Вернувшись в гостиную, накладываю себе гору еды в тарелку и ем – запоздало, жадно, с чувством вины, косясь на телеэкран (транслируют праздничный парад). Меня окружает гул голосов, знакомых с детства и полузабытых; голоса звучат в унисон, повышаются и понижаются волнообразно. Мы тут все – родня, близкая и дальняя; мы составляем одно семейное древо, многие листья и ветки которого за последнее время атрофировались, сгнили. Вот, рядом со мной, Шейн, представитель старшего поколения О’Брайенов: хвалится, сколько вчера выиграл в казино. Заходится кашлем. Почесывает спину.
Входят Эшли и Рон, а вслед за ними, явно по родительской указке, – все четверо детей.
– Прошу внимания! – возвышает голос Эшли.
Призыв тонет в общем гуле. Тогда Рон свистит в два пальца.

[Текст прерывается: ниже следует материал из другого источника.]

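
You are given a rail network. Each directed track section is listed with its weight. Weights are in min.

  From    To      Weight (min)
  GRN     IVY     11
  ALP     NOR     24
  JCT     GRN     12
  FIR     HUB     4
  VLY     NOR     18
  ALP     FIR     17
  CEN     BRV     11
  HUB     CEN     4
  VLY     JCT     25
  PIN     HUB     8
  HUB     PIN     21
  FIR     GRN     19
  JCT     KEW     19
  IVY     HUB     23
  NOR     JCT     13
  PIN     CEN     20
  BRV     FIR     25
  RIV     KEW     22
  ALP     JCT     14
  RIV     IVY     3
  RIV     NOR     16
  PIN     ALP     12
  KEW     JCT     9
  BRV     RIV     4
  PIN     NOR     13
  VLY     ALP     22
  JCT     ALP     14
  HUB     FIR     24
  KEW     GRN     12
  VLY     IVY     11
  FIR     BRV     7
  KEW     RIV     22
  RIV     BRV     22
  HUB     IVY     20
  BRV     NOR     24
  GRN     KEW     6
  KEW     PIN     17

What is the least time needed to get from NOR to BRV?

51 min

Running Dijkstra from NOR:
NOR: 0
JCT: 13  (via NOR)
GRN: 25  (via JCT)
ALP: 27  (via JCT)
KEW: 31  (via GRN)
IVY: 36  (via GRN)
FIR: 44  (via ALP)
PIN: 48  (via KEW)
HUB: 48  (via FIR)
BRV: 51  (via FIR)
Shortest route: NOR → JCT → ALP → FIR → BRV = 51 min.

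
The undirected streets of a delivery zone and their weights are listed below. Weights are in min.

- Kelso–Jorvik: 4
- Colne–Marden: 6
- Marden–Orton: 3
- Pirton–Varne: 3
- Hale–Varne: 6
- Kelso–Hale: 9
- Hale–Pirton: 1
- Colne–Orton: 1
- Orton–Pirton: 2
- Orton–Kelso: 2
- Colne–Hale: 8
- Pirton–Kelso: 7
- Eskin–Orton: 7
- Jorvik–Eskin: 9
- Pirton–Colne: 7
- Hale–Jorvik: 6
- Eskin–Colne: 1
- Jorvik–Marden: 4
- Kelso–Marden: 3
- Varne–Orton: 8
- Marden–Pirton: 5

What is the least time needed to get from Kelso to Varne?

7 min

Compare a few routes:
Kelso - Marden - Pirton - Varne: 3+5+3 = 11
Kelso - Orton - Varne: 2+8 = 10
Kelso - Orton - Pirton - Varne: 2+2+3 = 7
Kelso - Pirton - Varne: 7+3 = 10
The minimum is 7 min via Kelso - Orton - Pirton - Varne.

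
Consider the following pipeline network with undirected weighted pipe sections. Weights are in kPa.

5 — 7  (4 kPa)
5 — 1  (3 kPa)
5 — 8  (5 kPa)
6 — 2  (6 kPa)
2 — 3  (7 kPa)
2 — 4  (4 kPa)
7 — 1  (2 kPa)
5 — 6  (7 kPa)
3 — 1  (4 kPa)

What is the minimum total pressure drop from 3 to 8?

Candidate routes:
3 - 1 - 5 - 8: 4+3+5 = 12
3 - 1 - 7 - 5 - 8: 4+2+4+5 = 15
Cheapest is 3 - 1 - 5 - 8 at 12 kPa.

12 kPa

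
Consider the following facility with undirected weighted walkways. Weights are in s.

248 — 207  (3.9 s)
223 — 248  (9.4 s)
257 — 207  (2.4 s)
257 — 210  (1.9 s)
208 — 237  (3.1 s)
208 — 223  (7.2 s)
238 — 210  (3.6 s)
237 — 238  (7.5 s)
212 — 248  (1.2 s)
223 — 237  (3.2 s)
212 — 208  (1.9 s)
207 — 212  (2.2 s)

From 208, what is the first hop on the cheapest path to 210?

Candidate routes:
208 → 212 → 207 → 257 → 210: 1.9+2.2+2.4+1.9 = 8.4
208 → 212 → 248 → 207 → 257 → 210: 1.9+1.2+3.9+2.4+1.9 = 11.3
Cheapest is 208 → 212 → 207 → 257 → 210 at 8.4 s.
So from 208 the first move is to 212.

212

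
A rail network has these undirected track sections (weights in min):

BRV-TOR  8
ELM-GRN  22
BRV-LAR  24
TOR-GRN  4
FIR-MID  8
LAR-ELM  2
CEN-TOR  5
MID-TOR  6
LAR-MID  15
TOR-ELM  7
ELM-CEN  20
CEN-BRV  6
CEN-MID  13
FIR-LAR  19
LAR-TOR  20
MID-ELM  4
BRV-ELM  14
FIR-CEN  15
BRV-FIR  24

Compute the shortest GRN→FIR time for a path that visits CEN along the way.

Shortest GRN→CEN: GRN–TOR–CEN = 9
Best CEN to FIR: CEN–FIR costing 15
Total via CEN: 9 + 15 = 24 min.

24 min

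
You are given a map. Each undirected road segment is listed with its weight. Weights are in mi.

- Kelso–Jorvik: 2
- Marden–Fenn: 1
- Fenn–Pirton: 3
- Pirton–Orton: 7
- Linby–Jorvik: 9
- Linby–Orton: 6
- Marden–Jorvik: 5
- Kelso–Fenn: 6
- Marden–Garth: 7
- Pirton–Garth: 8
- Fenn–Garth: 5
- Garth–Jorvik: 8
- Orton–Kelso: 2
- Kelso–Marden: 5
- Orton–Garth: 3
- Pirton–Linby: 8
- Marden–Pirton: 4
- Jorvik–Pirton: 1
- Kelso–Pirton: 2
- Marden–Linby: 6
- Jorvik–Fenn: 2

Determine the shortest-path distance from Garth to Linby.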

Я как раз несла кусок ко рту. От неожиданности опускаю вилку.
– Началось, – хмыкает Шейн. – Сейчас будет проповедь!
Эшли меряет его взглядом.
– Мы вас надолго не задержим. Просто мы – я, и Рон, и наши дети – хотели сказать, что очень вас любим. Спасибо всем, кто сегодня выкроил время и пришел в наш дом. Спасибо Господу, что дает нам возможность собираться вместе, всей большой семьей.
Рон, Эшли и их дети берутся за руки.
– Если нет возражений, – говорит Рон, – давайте помолимся.
Кошусь по сторонам. Лица у всех скептические. Если О’Брайенов и можно охарактеризовать каким-то одним словом, то слово это – «католики». Все мы религиозны; правда, в разной степени. Некоторые мои тетки чуть ли не каждый день ходят в церковь, некоторые кузены не ходят вовсе. Сама я вожу Томаса к мессе на Пасху, Рождество и в те дни, когда мне грустно. Но чтобы молиться в День благодарения – такого не припомню.
Рон тем не менее уже молится – низко склонив лысую голову, в полной тишине. Мышцы рук напряжены – так волнительна для него молитва. Он благодарит Господа за пищу, данную нам, за родных, что нас окружают; просит упокоить с миром усопших членов семьи. Далее следуют благодарности за собственное жилье, работу и детей. Рон возносит Господу хвалу за мудрых и заботливых лидеров, которых Он даровал американскому народу, и выражает надежду, что лидеры и дальше будут выполнять свой долг с максимальным рвением. Вообще-то, я почти не знаю Рона, видела его раза четыре за все время, что он женат на Эшли, считая с днем свадьбы. Сейчас по его позе, по истовости я вдруг понимаю: Рон – человек с твердым характером, трудолюбивый и серьезный, и на все у него свое мнение, которым он охотно поделится – только спроси. Сам он родом из Делавэра, даром что граница Пенсильвании с этим штатом находится практически сразу за городской чертой Филадельфии, на юго-западе, О’Брайены считают Рона чужаком, имеющим весьма опосредованное отношение к клану. Данный статус предполагает некоторую степень пиетета – и предубежденности.
Наконец молитва завершена. Со всех сторон слышится «аминь»; кто-то не в меру остроумный бурчит: «Богу спасибо за мясо, за рыбу. Хлеб дал нам днесь – так давайте же есть».
За моей спиной, будто из-под земли, возникает Рич, мой двоюродный дед, с кружкой пива.
– Не ожидал, не ожидал, Мик. Давненько ты семейные праздники не посещала.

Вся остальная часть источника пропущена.